The legislation (House bill 2012-H7484A and Senate bill 2012-S2597A) also includes additional consumer protections for the processing of insurance claims for hurricane damage.
The new law will take effect beginning January 2013. It will be applicable to policies issued or renewed on or after January 1, 2013.
Following Hurricane Katrina in 2005, the state of Rhode Island suffered a mass exodus of insurance providers from the state, especially in coastal areas.
Lawmakers said many Rhode Island homeowner policies were not renewed and other insurance companies changed the traditional dollar-based deductibles for storm damage to a percentage-based deductible, leaving homeowners facing the potential for enormous costs for any damage from future, serious storms.
This new legislation has several components which aim to protect homeowners:
• Limits a hurricane deductible to only once per hurricane season, so that a homeowner cannot be hit with a second deductible in the unlikely event that a second hurricane hits the state during a hurricane season.
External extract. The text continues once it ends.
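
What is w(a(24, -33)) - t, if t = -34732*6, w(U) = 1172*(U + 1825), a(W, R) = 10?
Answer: 2359012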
• Provides a hurricane mediation process as a non-adversarial and non-binding alternative dispute resolution process for claims arising from a hurricane in which the property owner and the insurance company will work to resolve potential claims.
• Allows the Department of Business Regulation to address the declaration of a catastrophe in Rhode Island in which homeowners may not be able to receive notice from insurers. This regulation would provide the necessary procedure for reporting requirements for claims related to the emergency, provide a grace period for payment of insurance premiums, and provide a temporary postponement for cancellations and non-renewals for insurance polices.
• Limits de minimus surcharges against a homeowner’s policy. For example, because of the extended power outages associated with Tropical Storm Irene, many Rhode Islanders suffered food spoilage. But the General Assembly noted that when some people submitted claims for $400 in food losses, their insurance company hit them with a $500 rate increase for reporting the loss that they were entitled to.